Veröffentlicht am: 11 Mai 2025

Von: Hervé Lancelin

Kategorie: Kunstkritik

Lesezeit: 9 Minuten

Choi Young Wook ist ein südkoreanischer Maler, der seit zwanzig Jahren obsessiv Mondkruge auf weißem Grund zeichnet und tausende mikroskopisch feine Linien darstellt, die imaginäre Risse repräsentieren, die er “Karma” nennt. Seine Arbeit schwankt zwischen konzeptuellem Minimalismus und meditativer Wiederholung und schafft monochrome Flächen, auf denen traditionelle Keramik fast unsichtbar wird.

Hört mir gut zu, ihr Snobs. Choi Young Wook ist nicht nur ein weiterer Maler von Mondkrügen. Er ist ein Zen-Mönch, der sich als Geschäftsmann tarnt, ein Kartograph der menschlichen Seele, der als Medium die bescheidenste der koreanischen Keramiken gewählt hat. Während ihr euch vor den konzeptuellen Gekritzel der letzten Biennale begeistert, zeichnet dieser Mann seit zwanzig Jahren mikroskopische Linien auf weißen Oberflächen, wie ein glücklicher Sisyphos, der seinen Stein gegen einen Pinsel eingetauscht hat.

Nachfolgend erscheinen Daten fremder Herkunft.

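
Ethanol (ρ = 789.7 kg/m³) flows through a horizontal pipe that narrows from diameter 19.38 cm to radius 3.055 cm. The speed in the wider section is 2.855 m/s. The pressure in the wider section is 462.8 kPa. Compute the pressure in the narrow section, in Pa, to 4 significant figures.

Mass conservation (A₁v₁ = A₂v₂) gives v₂ = 2.855 × 295.0/29.32 = 28.72 m/s.
Bernoulli (h₁ = h₂): P₁ − P₂ = ½ρ(v₂² − v₁²).
P₂ = P₁ − ½ρ(v₂² − v₁²) = 462800 − ½·789.7·(28.72² − 2.855²) = 462800 − 322500 = 140300 Pa.

P₂ ≈ 140300 Pa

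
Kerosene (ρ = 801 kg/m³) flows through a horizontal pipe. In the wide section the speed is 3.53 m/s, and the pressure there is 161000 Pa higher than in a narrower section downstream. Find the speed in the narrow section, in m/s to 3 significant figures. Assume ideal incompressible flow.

v₂ ≈ 20.4 m/s

Horizontal Bernoulli: P₁ + ½ρv₁² = P₂ + ½ρv₂², so v₂² = v₁² + 2(P₁ − P₂)/ρ.
v₂ = √(3.53² + 2·161000/801) = √(12.5 + 402) = 20.4 m/s.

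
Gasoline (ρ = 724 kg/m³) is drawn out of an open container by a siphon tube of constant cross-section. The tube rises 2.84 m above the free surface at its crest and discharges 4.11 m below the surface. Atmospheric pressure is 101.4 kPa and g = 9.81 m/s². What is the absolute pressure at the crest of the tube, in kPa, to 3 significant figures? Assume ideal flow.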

Achtung, ich werde euch nicht das übliche Lied über die gereinigte Schönheit der Joseon-Keramik oder die Ästhetik der Leere vorsprechen. Nein. Was in der Werkstatt in Paju passiert, ist weitaus radikaler. Choi Young Wook praktiziert etwas, das ich gerne einen obsessiven Minimalismus nennen würde, der Sol LeWitt wie einen üppigen Barock wirken lässt. Seine Leinwände? Fast unsichtbare Monochrome, auf denen nur ein geübtes Auge einen Krug von einem einfachen weißen Hintergrund unterscheiden kann. Das ist fast beleidigend für den Betrachter, der es gewohnt ist, sanft gestreichelt zu werden.

Der Künstler verbringt zehn Stunden pro Tag damit, haarfeine Linien auf seinen Leinwänden zu ziehen, wiederholt die gleiche Bewegung tausende Male wie ein verrückter Kalligraph, der die Zeichen vergessen hätte. Diese berühmten Linien, die er “Karma” nennt, sollen unsere Lebenswege darstellen, die sich kreuzen und trennen. Charmant. Nur schafft Choi Young Wook durch ihre Vervielfachung etwas weit Interessanteres als eine New-Age-Metapher: eine visuelle Textur, die so dicht ist, dass sie fast fühlbar wird. Das Auge verirrt sich in diesem Labyrinth aus imaginären Rissen und sucht verzweifelt einen Ankerpunkt in diesem fast monochromen Weiß auf Weiß.

Westliche Sammler lieben sie natürlich. Bill Gates kaufte drei Werke auf einmal für seine Stiftung. Aber lasst euch nicht täuschen. Hinter der scheinbaren kommerziellen Leichtigkeit dieser Werke verbirgt sich eine konzeptuelle Radikalität, die den amerikanischen Minimalisten der 60er Jahre in nichts nachsteht.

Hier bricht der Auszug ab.